Ukraine warns of ‘catastrophe’ as shelling hits Zaporizhzhia

Ukraine warns of ‘catastrophe’ as shelling hits Zaporizhzhia

Kyiv warned of a Chornobyl-style catastrophe and appealed for the area to be a demilitarised zone over shelling attacks on Ukraine's Zaporizhzhia nuclear complex.

The UN chiefs called for UN nuclear inspectors to be given access to the plant, as Kyiv and Moscow blamed each other for the shelling.

UN Secretary General Antonio Guterres said on Monday that any attack on a nuclear plant is a suicide.

Petro Kotin, head of Ukraine's state nuclear power company Energoatom, called for a team of peacekeepers to be deployed at the Zaporizhzhia site, which is still run by Ukrainian technicians.

The decision that we need from the world community and all our partners is to withdraw the invaders from the territory of the station and create a demilitarised zone on the territory of the station, Mr Kotin said on television.

Russia has accused Russia of trying to cause electricity blackouts in government controlled areas of Ukraine's south, according to the International Atomic Energy Agency, Ukraine's ambassador to the UN nuclear watchdog agency, Yevhenii Tsymbaliuk.

He called for a UN-led mission to the plant by the end of the month.

As soon as possible, we really need it, said Mr Tsymbaliuk.

The RIA Novosti news agency quoted Moscow's ambassador to the IAEA who said Russia was ready to facilitate a visit to the reactor complex.

The worst civil nuclear disaster occurred in 1986 when a reactor at the Chornobyl complex in northwest Ukraine exploded.

Mr Guterres said IAEA personnel needed access to the Zaporizhzhia to create conditions for stabilisation. Ukraine said it is planning to conduct a major counter-offensive in the Russian-occupied south, focusing on the city of Kherson, west of Zaporizhzhia, and that it has already taken over dozens of villages.

A deal to unblock Ukraine's food exports and ease global shortages gathered pace as two grain ships sailed out of Ukrainian Black Sea ports on Monday, raising the total to 12 since the first vessel left a week ago.

The two newest outgoing ships were carrying almost 59,000 tons of corn and soybeans and were bound for Italy and southeastern Turkey.

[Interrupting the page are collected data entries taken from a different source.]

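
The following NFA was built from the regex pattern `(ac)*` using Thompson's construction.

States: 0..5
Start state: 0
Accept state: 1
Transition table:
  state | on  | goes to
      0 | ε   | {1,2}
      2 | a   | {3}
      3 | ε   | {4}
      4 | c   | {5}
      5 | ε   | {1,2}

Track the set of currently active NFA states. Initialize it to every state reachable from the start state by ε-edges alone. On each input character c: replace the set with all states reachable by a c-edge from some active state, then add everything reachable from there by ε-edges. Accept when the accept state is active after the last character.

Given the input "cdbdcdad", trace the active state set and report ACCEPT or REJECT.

Answer: REJECT

Trace:
start: ε-closure({0}) = {0,1,2}
'c' @ 1: {}  — no active states
rest 'dbdcdad' ignored (set empty)
after full input: {}  (accept=1 not in)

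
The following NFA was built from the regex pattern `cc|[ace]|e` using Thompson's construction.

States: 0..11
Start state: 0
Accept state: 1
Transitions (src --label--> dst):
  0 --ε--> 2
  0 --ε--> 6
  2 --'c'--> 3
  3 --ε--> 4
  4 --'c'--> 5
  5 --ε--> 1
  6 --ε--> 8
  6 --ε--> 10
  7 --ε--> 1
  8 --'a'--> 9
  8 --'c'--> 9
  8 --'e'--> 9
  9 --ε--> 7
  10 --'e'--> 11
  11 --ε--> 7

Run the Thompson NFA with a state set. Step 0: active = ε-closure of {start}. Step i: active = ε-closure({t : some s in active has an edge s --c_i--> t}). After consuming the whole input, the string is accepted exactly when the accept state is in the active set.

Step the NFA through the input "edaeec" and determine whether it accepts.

Answer: REJECT

Derivation:
start: ε-closure({0}) = {0,2,6,8,10}
'e' @ 1: {1,7,9,11}  [accepting]
'd' @ 2: {}  — no active states
rest 'aeec' ignored (set empty)
after full input: {}  (accept=1 not in)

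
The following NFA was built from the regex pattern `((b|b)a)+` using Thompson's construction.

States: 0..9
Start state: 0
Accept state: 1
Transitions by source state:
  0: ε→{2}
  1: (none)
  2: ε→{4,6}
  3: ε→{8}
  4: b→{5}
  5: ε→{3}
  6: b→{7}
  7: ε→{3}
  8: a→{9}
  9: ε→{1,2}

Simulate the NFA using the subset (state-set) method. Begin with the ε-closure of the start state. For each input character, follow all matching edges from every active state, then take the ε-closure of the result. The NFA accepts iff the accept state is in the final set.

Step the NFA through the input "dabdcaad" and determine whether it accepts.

Answer: REJECT

Steps:
initial (ε-close {0}): {0,2,4,6}
'd' @ 1: {}  — no active states
rest 'abdcaad' ignored (set empty)
after full input: {}  (accept=1 not in)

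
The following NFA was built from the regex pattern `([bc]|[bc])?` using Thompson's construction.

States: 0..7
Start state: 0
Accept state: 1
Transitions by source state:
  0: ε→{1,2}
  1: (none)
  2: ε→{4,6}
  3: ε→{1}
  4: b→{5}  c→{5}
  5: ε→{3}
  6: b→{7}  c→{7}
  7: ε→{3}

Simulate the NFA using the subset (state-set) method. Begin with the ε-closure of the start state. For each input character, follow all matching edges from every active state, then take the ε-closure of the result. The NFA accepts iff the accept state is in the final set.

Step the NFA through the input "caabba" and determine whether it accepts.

Answer: REJECT

Trace:
initial (ε-close {0}): {0,1,2,4,6}
'c' @ 1: {1,3,5,7}  (accept∈set)
'a' @ 2: {}  — dead — no transitions
rest 'abba' ignored (set empty)
after full input: {}  (accept=1 not in)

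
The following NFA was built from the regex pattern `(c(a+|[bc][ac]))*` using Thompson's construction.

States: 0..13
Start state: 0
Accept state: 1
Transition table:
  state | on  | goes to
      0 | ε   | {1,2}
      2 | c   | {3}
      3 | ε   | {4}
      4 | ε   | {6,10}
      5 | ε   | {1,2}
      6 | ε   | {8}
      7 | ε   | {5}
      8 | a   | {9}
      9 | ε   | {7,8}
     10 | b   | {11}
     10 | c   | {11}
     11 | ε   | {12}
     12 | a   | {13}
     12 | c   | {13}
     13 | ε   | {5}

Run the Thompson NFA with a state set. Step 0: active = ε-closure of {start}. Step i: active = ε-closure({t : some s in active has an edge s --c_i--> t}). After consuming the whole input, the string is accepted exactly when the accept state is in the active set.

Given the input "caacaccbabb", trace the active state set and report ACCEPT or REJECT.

initial (ε-close {0}): {0,1,2}
'c' @ 1: {3,4,6,8,10}
'a' @ 2: {1,2,5,7,8,9}  ✓accept
'a' @ 3: {1,2,5,7,8,9}  ✓accept
'c' @ 4: {3,4,6,8,10}
'a' @ 5: {1,2,5,7,8,9}  ✓accept
'c' @ 6: {3,4,6,8,10}
'c' @ 7: {11,12}
'b' @ 8: {}  — no active states
rest 'abb' ignored (set empty)
end set {} — state 1 not in

Answer: REJECT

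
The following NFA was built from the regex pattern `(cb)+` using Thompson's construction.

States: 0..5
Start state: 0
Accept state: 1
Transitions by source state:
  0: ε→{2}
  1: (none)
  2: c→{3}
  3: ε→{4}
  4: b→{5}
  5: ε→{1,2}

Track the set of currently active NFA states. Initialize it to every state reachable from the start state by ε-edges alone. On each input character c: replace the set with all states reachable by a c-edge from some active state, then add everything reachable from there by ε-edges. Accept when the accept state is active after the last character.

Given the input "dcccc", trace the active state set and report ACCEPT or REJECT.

Answer: REJECT

Trace:
S₀ = ε-closure({0}) = {0,2}
'd' @ 1: {}  — no active states
rest 'cccc' ignored (set empty)
end set {} — state 1 not in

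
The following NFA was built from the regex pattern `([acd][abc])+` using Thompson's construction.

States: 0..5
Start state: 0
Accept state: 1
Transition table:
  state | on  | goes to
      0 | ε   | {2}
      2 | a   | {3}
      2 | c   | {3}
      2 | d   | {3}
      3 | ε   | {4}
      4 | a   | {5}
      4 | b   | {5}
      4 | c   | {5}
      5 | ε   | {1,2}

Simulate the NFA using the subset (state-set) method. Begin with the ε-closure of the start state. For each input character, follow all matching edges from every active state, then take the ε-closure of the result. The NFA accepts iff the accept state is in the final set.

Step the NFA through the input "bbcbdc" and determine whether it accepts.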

The four left that were left on Sunday bore almost 170,000 tons of corn and other food.

The July 22 grain export pact brokered by Turkey and the United Nations is a rare diplomatic triumph as fighting churns on in Ukraine and aims to help alleviate soaring global food prices arising from the war.

Russia and Ukraine accounted for nearly a third of global wheat exports before the invasion.

Since then, the disruption has raised the spectre of famine in parts of the world.

Ukraine hopes to export 20 million tons of grain in silos and 40 million from its new harvest to help rebuild its economy.

Russian forces are trying to gain full control of Ukraine's eastern Donbas region, where pro-Moscow separatists seized territory after the Kremlin annexed Crimea to the south in 2014.

Ukrainian soldiers are firmly holding the defence, inflicting losses on the enemy and ready for any changes in the operational situation, Ukraine's General Staff said on Monday.

Russian forces stepped up attacks north and northwest of Russian-held Donetsk city in the Donbas on Sunday, Ukraine's military said.

It said Russians pounded Ukrainian positions near the heavily fortified settlements of Piski and Avdiivka, as well as shelling other locations in the Donetsk province.